Ein andermal stand Franz vor einer Gemäldeauslage in der Stadt und hörte hinter sich die Bemerkung: »Ja, die Bilder sind schön. Nur schade, daß die Maler verhungern müssen.« Aber er verlor nicht den Mut – er lernte und lernte. – Wenn ich's nur einmal so weit bringe, dachte er, daß ich mir täglich zwei Gulden verdiene! – Er hat's noch weiter gebracht. –

Piloty gewann den schlichten, offenen Tiroler bald lieb, und oft sah man an seiner Seite den strammen Alpenburschen, der noch seinen grauen Lodenrock und eine mit Pfauenfederkiel gestickte Leibbinde trug, durch die Gassen wandeln. Pilotys Haus und Atelier standen ihm stets offen und war ein eigenes Klopfzeichen an der Tür verabredet, das ihm zu allen Tagesstunden Einlaß verschaffte.

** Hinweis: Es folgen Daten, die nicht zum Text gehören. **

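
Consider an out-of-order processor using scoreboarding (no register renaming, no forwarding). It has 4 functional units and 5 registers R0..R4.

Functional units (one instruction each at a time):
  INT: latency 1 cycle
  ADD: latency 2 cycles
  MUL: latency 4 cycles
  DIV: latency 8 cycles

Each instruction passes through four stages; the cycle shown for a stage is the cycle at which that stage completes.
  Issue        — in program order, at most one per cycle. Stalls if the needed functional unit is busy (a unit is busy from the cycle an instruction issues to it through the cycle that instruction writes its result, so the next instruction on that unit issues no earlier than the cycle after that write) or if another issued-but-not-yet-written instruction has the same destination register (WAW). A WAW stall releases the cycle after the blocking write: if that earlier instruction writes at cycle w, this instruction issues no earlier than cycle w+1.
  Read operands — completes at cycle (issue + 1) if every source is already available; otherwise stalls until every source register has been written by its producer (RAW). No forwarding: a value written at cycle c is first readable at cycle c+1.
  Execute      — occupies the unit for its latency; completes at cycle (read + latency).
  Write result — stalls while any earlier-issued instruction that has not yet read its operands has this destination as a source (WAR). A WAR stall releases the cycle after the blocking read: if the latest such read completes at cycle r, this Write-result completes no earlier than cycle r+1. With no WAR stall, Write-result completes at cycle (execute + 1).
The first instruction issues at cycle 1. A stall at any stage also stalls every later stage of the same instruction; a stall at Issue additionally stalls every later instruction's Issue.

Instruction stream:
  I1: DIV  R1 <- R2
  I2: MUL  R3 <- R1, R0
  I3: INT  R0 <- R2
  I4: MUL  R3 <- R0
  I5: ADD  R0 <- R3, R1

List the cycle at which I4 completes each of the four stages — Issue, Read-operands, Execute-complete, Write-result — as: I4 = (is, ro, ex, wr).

c1: I1→DIV
c2: I1 RO; I2→MUL
c3: I3→INT
c4: I3 RO
c5: I3 EX
c10: I1 EX
c11: I1 WR R1
c12: I2 RO
c13: I3 WR R0
c16: I2 EX
c17: I2 WR R3
c18: I4→MUL
c19: I4 RO; I5→ADD
c23: I4 EX
c24: I4 WR R3
c25: I5 RO
c27: I5 EX
c28: I5 WR R0

I4 = (18, 19, 23, 24)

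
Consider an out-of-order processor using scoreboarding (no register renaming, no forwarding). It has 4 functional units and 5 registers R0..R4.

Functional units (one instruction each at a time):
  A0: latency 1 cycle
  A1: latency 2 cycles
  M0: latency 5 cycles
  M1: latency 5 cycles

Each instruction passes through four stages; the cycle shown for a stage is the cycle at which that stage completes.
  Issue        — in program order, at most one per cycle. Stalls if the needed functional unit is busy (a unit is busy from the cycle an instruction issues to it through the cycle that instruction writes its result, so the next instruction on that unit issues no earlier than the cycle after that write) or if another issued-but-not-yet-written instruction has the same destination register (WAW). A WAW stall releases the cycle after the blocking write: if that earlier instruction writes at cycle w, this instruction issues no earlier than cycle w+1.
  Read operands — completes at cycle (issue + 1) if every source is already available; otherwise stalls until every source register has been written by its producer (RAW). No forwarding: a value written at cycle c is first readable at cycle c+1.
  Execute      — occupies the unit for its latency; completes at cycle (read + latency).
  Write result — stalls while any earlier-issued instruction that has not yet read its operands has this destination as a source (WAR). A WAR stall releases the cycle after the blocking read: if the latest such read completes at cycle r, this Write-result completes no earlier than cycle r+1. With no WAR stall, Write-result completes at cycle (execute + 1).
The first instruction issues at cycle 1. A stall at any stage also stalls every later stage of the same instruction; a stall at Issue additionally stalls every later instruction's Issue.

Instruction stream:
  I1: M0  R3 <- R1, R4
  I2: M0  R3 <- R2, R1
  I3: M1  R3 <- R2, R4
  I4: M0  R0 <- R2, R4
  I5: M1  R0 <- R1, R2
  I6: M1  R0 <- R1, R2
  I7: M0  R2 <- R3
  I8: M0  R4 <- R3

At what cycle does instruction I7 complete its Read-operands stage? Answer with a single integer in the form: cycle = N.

cycle = 36

[1] I1→M0
[2] I1 RO
[7] I1 EX
[8] I1 WR R3
[9] I2→M0
[10] I2 RO
[15] I2 EX
[16] I2 WR R3
[17] I3→M1
[18] I3 RO · I4→M0
[19] I4 RO
[23] I3 EX
[24] I3 WR R3 · I4 EX
[25] I4 WR R0
[26] I5→M1
[27] I5 RO
[32] I5 EX
[33] I5 WR R0
[34] I6→M1
[35] I6 RO · I7→M0
[36] I7 RO
[40] I6 EX
[41] I6 WR R0 · I7 EX
[42] I7 WR R2
[43] I8→M0
[44] I8 RO
[49] I8 EX
[50] I8 WR R4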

Später lebte der junge Maler aus den Tiroler Bergen ein paar Jahre in Paris, kehrte dann (1865) aber mit um so größerer Freude in die Alpenheimat zurück – ein ganz anderer, als der war, welcher fünf Jahre früher mit den Maurern davongezogen. Solange er unter den Leuten und Naturgegenständen noch Skizzen fummelte – hier einen Kopf, dort eine Hand, ein Tier, einen Baum, da ein Geräte, ein Haus, einen Stein – solange lächelten sie über sein Gehaben. Als er aber den Dölsachern für ihre neue Kirche das herrliche Altarbild malte, die heilige Familie – da lächelten sie nicht mehr, da wollten ihre Hände sich schier heben zum Hutabnehmen vor diesem Manne.